Jazz é uma empresa de cibersegurança nativa em AI que está reimaginando a Prevenção de Perda de Dados, movendo-se além dos sistemas baseados em regras legadas e introduzindo uma plataforma consciente de contexto que entende como os dados fluem através das organizações, analisando o comportamento do usuário, sistemas e fluxos de trabalho para identificar riscos reais em vez de gerar alertas excessivos; ao usar a IA para investigar incidentes na sua fonte e fornecer insights ações, a plataforma permite que equipes de segurança enxutas gerenciem ambientes complexos e previnam a exposição de dados sensíveis em aplicativos de nuvem, pontos de extremidade e sistemas internos, posicionando a Jazz como parte de uma nova geração de empresas que reconstrói a segurança empresarial para a era da IA.

Você liderou o produto em empresas como a Laminar, passando por sua aquisição, e ocupou funções de liderança na Axonius e Grubhub, além de fundar várias startups. Qual foi o gap específico ou a percepção que você teve a partir dessas experiências que o levou a criar a Jazz, e por que agora é o momento certo para reinventar a Prevenção de Perda de Dados (DLP)?

Eu passei a última década construindo produtos de segurança e sentado do outro lado da mesa com CSOs. Três funções de VP de Produto, duas saídas – incluindo a Laminar, que vendemos para a Rubrik. E se há uma coisa que aprendi em tudo isso, é que absolutamente ninguém ama seu DLP.

Na Laminar, construímos o primeiro round da categoria de DSPM – gerenciamento de postura de segurança de dados. Grande problema, mas passamos três anos educando o mercado antes que as entradas começaram. Eu saí pensando: da próxima vez, quero um problema antigo. Um problema que todos os conselhos de administração já conhecem, todos os CSOs já têm orçamento para, e ninguém realmente resolveu.

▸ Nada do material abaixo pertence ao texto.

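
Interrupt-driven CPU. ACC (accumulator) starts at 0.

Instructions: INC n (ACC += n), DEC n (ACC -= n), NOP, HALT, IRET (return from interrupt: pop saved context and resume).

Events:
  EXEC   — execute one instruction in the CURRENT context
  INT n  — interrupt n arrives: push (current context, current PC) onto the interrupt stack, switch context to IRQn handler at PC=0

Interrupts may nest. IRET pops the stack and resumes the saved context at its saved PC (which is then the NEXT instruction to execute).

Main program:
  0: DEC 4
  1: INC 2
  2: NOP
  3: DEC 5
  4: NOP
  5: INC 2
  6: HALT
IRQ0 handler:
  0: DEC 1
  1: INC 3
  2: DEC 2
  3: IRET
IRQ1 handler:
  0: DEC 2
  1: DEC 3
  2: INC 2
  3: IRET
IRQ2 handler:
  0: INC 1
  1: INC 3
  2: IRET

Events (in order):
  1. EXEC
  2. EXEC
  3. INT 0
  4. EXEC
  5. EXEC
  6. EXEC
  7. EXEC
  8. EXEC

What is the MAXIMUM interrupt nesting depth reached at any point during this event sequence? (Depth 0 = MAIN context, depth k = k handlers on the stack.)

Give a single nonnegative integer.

Event 1 (EXEC): [MAIN] PC=0: DEC 4 -> ACC=-4 [depth=0]
Event 2 (EXEC): [MAIN] PC=1: INC 2 -> ACC=-2 [depth=0]
Event 3 (INT 0): INT 0 arrives: push (MAIN, PC=2), enter IRQ0 at PC=0 (depth now 1) [depth=1]
Event 4 (EXEC): [IRQ0] PC=0: DEC 1 -> ACC=-3 [depth=1]
Event 5 (EXEC): [IRQ0] PC=1: INC 3 -> ACC=0 [depth=1]
Event 6 (EXEC): [IRQ0] PC=2: DEC 2 -> ACC=-2 [depth=1]
Event 7 (EXEC): [IRQ0] PC=3: IRET -> resume MAIN at PC=2 (depth now 0) [depth=0]
Event 8 (EXEC): [MAIN] PC=2: NOP [depth=0]
Max depth observed: 1

Answer: 1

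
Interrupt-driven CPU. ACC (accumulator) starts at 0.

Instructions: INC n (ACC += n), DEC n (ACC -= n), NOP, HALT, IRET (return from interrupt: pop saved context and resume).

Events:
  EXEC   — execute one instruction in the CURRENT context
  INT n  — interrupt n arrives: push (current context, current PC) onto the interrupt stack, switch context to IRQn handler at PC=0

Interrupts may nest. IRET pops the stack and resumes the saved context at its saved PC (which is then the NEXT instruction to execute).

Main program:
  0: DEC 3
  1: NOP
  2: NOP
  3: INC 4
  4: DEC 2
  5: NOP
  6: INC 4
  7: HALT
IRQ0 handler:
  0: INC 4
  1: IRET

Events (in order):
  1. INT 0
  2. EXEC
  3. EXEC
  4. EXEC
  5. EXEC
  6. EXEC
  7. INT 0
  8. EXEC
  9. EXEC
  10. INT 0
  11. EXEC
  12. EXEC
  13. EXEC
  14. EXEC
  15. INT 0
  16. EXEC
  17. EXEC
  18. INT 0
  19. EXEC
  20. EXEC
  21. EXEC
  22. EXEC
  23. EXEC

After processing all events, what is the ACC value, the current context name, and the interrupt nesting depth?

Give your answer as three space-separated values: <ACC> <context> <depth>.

Event 1 (INT 0): INT 0 arrives: push (MAIN, PC=0), enter IRQ0 at PC=0 (depth now 1)
Event 2 (EXEC): [IRQ0] PC=0: INC 4 -> ACC=4
Event 3 (EXEC): [IRQ0] PC=1: IRET -> resume MAIN at PC=0 (depth now 0)
Event 4 (EXEC): [MAIN] PC=0: DEC 3 -> ACC=1
Event 5 (EXEC): [MAIN] PC=1: NOP
Event 6 (EXEC): [MAIN] PC=2: NOP
Event 7 (INT 0): INT 0 arrives: push (MAIN, PC=3), enter IRQ0 at PC=0 (depth now 1)
Event 8 (EXEC): [IRQ0] PC=0: INC 4 -> ACC=5
Event 9 (EXEC): [IRQ0] PC=1: IRET -> resume MAIN at PC=3 (depth now 0)
Event 10 (INT 0): INT 0 arrives: push (MAIN, PC=3), enter IRQ0 at PC=0 (depth now 1)
Event 11 (EXEC): [IRQ0] PC=0: INC 4 -> ACC=9
Event 12 (EXEC): [IRQ0] PC=1: IRET -> resume MAIN at PC=3 (depth now 0)
Event 13 (EXEC): [MAIN] PC=3: INC 4 -> ACC=13
Event 14 (EXEC): [MAIN] PC=4: DEC 2 -> ACC=11
Event 15 (INT 0): INT 0 arrives: push (MAIN, PC=5), enter IRQ0 at PC=0 (depth now 1)
Event 16 (EXEC): [IRQ0] PC=0: INC 4 -> ACC=15
Event 17 (EXEC): [IRQ0] PC=1: IRET -> resume MAIN at PC=5 (depth now 0)
Event 18 (INT 0): INT 0 arrives: push (MAIN, PC=5), enter IRQ0 at PC=0 (depth now 1)
Event 19 (EXEC): [IRQ0] PC=0: INC 4 -> ACC=19
Event 20 (EXEC): [IRQ0] PC=1: IRET -> resume MAIN at PC=5 (depth now 0)
Event 21 (EXEC): [MAIN] PC=5: NOP
Event 22 (EXEC): [MAIN] PC=6: INC 4 -> ACC=23
Event 23 (EXEC): [MAIN] PC=7: HALT

Answer: 23 MAIN 0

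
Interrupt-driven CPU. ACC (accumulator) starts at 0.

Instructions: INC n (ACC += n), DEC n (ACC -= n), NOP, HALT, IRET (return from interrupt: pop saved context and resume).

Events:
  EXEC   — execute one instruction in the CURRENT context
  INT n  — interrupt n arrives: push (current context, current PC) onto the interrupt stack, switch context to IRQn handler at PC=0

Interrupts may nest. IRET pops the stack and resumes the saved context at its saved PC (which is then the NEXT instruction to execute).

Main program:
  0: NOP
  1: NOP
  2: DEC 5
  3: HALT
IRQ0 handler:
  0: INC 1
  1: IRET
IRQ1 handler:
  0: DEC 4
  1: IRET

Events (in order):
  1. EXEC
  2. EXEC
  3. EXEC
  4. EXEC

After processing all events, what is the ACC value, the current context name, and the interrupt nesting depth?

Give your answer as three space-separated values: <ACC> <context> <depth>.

Event 1 (EXEC): [MAIN] PC=0: NOP
Event 2 (EXEC): [MAIN] PC=1: NOP
Event 3 (EXEC): [MAIN] PC=2: DEC 5 -> ACC=-5
Event 4 (EXEC): [MAIN] PC=3: HALT

Answer: -5 MAIN 0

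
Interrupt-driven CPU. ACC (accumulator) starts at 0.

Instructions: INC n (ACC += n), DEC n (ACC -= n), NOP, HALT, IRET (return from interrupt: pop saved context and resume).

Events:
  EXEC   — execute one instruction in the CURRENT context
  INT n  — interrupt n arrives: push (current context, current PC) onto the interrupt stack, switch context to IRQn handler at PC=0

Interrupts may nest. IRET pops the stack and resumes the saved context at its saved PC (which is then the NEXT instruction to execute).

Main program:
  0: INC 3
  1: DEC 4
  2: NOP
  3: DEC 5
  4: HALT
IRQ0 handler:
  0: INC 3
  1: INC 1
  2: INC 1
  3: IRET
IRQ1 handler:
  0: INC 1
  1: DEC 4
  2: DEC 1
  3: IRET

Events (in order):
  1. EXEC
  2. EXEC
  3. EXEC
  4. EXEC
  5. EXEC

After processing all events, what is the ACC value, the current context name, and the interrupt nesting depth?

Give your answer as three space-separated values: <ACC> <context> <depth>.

Event 1 (EXEC): [MAIN] PC=0: INC 3 -> ACC=3
Event 2 (EXEC): [MAIN] PC=1: DEC 4 -> ACC=-1
Event 3 (EXEC): [MAIN] PC=2: NOP
Event 4 (EXEC): [MAIN] PC=3: DEC 5 -> ACC=-6
Event 5 (EXEC): [MAIN] PC=4: HALT

Answer: -6 MAIN 0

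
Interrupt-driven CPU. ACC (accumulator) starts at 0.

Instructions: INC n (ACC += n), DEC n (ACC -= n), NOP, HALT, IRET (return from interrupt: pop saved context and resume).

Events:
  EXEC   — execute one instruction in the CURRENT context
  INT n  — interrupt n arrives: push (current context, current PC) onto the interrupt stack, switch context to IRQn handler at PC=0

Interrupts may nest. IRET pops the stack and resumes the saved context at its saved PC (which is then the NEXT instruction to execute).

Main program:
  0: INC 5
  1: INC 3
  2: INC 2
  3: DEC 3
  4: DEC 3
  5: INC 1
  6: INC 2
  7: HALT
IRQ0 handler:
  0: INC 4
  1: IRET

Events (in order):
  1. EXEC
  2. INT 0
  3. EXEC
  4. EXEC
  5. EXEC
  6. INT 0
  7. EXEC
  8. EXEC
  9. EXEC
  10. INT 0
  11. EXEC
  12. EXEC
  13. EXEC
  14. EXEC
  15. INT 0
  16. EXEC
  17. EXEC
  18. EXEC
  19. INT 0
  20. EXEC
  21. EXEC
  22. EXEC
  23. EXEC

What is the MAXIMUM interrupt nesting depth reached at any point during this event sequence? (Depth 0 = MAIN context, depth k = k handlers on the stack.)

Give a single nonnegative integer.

Answer: 1

Derivation:
Event 1 (EXEC): [MAIN] PC=0: INC 5 -> ACC=5 [depth=0]
Event 2 (INT 0): INT 0 arrives: push (MAIN, PC=1), enter IRQ0 at PC=0 (depth now 1) [depth=1]
Event 3 (EXEC): [IRQ0] PC=0: INC 4 -> ACC=9 [depth=1]
Event 4 (EXEC): [IRQ0] PC=1: IRET -> resume MAIN at PC=1 (depth now 0) [depth=0]
Event 5 (EXEC): [MAIN] PC=1: INC 3 -> ACC=12 [depth=0]
Event 6 (INT 0): INT 0 arrives: push (MAIN, PC=2), enter IRQ0 at PC=0 (depth now 1) [depth=1]
Event 7 (EXEC): [IRQ0] PC=0: INC 4 -> ACC=16 [depth=1]
Event 8 (EXEC): [IRQ0] PC=1: IRET -> resume MAIN at PC=2 (depth now 0) [depth=0]
Event 9 (EXEC): [MAIN] PC=2: INC 2 -> ACC=18 [depth=0]
Event 10 (INT 0): INT 0 arrives: push (MAIN, PC=3), enter IRQ0 at PC=0 (depth now 1) [depth=1]
Event 11 (EXEC): [IRQ0] PC=0: INC 4 -> ACC=22 [depth=1]
Event 12 (EXEC): [IRQ0] PC=1: IRET -> resume MAIN at PC=3 (depth now 0) [depth=0]
Event 13 (EXEC): [MAIN] PC=3: DEC 3 -> ACC=19 [depth=0]
Event 14 (EXEC): [MAIN] PC=4: DEC 3 -> ACC=16 [depth=0]
Event 15 (INT 0): INT 0 arrives: push (MAIN, PC=5), enter IRQ0 at PC=0 (depth now 1) [depth=1]
Event 16 (EXEC): [IRQ0] PC=0: INC 4 -> ACC=20 [depth=1]
Event 17 (EXEC): [IRQ0] PC=1: IRET -> resume MAIN at PC=5 (depth now 0) [depth=0]
Event 18 (EXEC): [MAIN] PC=5: INC 1 -> ACC=21 [depth=0]
Event 19 (INT 0): INT 0 arrives: push (MAIN, PC=6), enter IRQ0 at PC=0 (depth now 1) [depth=1]
Event 20 (EXEC): [IRQ0] PC=0: INC 4 -> ACC=25 [depth=1]
Event 21 (EXEC): [IRQ0] PC=1: IRET -> resume MAIN at PC=6 (depth now 0) [depth=0]
Event 22 (EXEC): [MAIN] PC=6: INC 2 -> ACC=27 [depth=0]
Event 23 (EXEC): [MAIN] PC=7: HALT [depth=0]
Max depth observed: 1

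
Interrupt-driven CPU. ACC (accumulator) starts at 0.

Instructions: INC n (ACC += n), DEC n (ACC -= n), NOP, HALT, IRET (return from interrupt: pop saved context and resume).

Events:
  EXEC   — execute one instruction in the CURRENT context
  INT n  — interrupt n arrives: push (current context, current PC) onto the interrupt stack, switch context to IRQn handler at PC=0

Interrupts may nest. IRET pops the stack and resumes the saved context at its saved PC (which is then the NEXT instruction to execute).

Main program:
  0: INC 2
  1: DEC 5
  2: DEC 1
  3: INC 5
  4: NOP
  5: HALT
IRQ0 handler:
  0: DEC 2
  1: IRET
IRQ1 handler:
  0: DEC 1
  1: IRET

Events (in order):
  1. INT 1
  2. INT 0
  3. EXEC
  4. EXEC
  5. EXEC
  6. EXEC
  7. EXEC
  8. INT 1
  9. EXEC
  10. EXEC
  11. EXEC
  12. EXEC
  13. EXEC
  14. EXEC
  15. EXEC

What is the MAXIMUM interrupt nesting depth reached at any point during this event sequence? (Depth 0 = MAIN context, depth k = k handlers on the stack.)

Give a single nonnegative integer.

Answer: 2

Derivation:
Event 1 (INT 1): INT 1 arrives: push (MAIN, PC=0), enter IRQ1 at PC=0 (depth now 1) [depth=1]
Event 2 (INT 0): INT 0 arrives: push (IRQ1, PC=0), enter IRQ0 at PC=0 (depth now 2) [depth=2]
Event 3 (EXEC): [IRQ0] PC=0: DEC 2 -> ACC=-2 [depth=2]
Event 4 (EXEC): [IRQ0] PC=1: IRET -> resume IRQ1 at PC=0 (depth now 1) [depth=1]
Event 5 (EXEC): [IRQ1] PC=0: DEC 1 -> ACC=-3 [depth=1]
Event 6 (EXEC): [IRQ1] PC=1: IRET -> resume MAIN at PC=0 (depth now 0) [depth=0]
Event 7 (EXEC): [MAIN] PC=0: INC 2 -> ACC=-1 [depth=0]
Event 8 (INT 1): INT 1 arrives: push (MAIN, PC=1), enter IRQ1 at PC=0 (depth now 1) [depth=1]
Event 9 (EXEC): [IRQ1] PC=0: DEC 1 -> ACC=-2 [depth=1]
Event 10 (EXEC): [IRQ1] PC=1: IRET -> resume MAIN at PC=1 (depth now 0) [depth=0]
Event 11 (EXEC): [MAIN] PC=1: DEC 5 -> ACC=-7 [depth=0]
Event 12 (EXEC): [MAIN] PC=2: DEC 1 -> ACC=-8 [depth=0]
Event 13 (EXEC): [MAIN] PC=3: INC 5 -> ACC=-3 [depth=0]
Event 14 (EXEC): [MAIN] PC=4: NOP [depth=0]
Event 15 (EXEC): [MAIN] PC=5: HALT [depth=0]
Max depth observed: 2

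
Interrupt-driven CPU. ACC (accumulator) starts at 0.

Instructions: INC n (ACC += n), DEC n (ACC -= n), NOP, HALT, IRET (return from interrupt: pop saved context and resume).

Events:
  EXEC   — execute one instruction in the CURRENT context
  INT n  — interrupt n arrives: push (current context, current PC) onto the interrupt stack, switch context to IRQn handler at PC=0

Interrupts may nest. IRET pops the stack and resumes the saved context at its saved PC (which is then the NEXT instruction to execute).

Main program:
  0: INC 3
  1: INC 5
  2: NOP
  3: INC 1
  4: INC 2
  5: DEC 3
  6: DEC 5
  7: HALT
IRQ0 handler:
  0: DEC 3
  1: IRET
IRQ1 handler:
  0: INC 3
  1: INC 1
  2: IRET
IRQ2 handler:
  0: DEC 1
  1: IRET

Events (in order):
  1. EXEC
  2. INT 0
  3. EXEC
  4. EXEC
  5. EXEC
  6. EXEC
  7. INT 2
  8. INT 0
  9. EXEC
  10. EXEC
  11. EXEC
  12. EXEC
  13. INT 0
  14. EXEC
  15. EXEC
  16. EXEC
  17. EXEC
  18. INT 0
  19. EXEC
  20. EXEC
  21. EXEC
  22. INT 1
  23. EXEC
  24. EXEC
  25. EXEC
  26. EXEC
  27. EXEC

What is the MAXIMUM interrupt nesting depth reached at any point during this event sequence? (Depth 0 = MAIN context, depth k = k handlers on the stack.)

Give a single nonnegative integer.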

A DLP é esse problema. Tem vinte anos. Toda organização de segurança conhece o risco. E as soluções no mercado são universalmente odiadas – não porque os fornecedores sejam incompetentes, mas porque o próprio framework está errado. Sempre pedimos que as máquinas correspondessem a padrões e que os humanos fornecessem contexto. Esse modelo sempre estava destinado a falhar.

O timing era óbvio. A IA nos deu a capacidade de fazer algo que era literalmente impossível antes – construir um sistema que entenda os dados do jeito que um analista sênior faria, mas de forma autônoma e em escala. Quando vimos isso, os quatro co-fundadores – todos ex-alunos da Unidade 81 – sabíamos que era o momento de voltar aos princípios básicos e reconstruir a DLP do zero. E desta vez, fazer com que funcione, e facilmente.

Sistemas de DLP tradicionais têm sido criticados por gerar alertas excessivos. O que fundamentalmente quebra nos sistemas de DLP baseados em regras, e por que a indústria tem lutado para resolver esse problema?

O problema não é que o DLP baseado em regras precisa de regras melhores. O problema é que as regras eram a ferramenta errada para esse trabalho desde o início.

Aqui está como isso realmente funciona. Você implanta um sistema que entende padrões – regex, tipos de arquivo, palavras-chave. Você escreve regras. A máquina corresponde os dados às regras, e sempre que há uma correspondência, ela diz a um analista humano: “Venha olhar isso.” O analista então precisa trazer todo o contexto – quem é essa pessoa, o que estava fazendo, por que estava fazendo – e tomar uma decisão.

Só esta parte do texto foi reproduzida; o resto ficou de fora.